Considering other metrics then p99 for user impact is unwise. All users will at some point experience a <1% request, it's not like half of all users will only send requests what will be under your median latency, some of their requests will hit your worst-case.
By focusing on the tail and optimizing worst cases you help users more than by improving your median latency.
This article contains very little substance. Show me the math!
I've grown to dislike the typical tail measurements completely. What I usually look at these days is what share of unique users experience an "unacceptable experience" over a measurement period instead.
I find it much more inquisitive and visceral, to the extent that p99 now boggles my mind. 2N would be dreadful as an availability figure, yet for UX it's treated very different. So much so that my measurements corroborate exactly that; good UX requires the same many-nines reliability as e.g. DCs, not one or two.

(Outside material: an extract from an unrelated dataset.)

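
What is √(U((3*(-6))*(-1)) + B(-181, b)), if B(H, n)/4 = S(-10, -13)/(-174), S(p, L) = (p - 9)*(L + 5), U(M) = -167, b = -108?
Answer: I*√1290471/87 ≈ 13.057*I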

I wonder if it's p90 and p99 to blame for the shoddy services we have, in a way. It's pretty hard to argue for fixing something when it's presented as only going wrong 0.5% or less of the time after all. Even if at scale that means most of your users are experiencing it weekly.
Is the formula for E_a[X] trivial? I don't see it immediately...
Interesting you work at Amazon and show how end user experience weights to their pessimal experience.
So.. apply that to Amazon design heuristics like author name search on books, and how Amazon return "in the style of" and "not a book but this guy called Charles Dickens makes jigsaws" as high order matches and consider how the end user experience weights to the pessimal yet Amazon can show on average they make more money doing this..
(Understood that engineers and AWS don't influence UX in the storefront or search)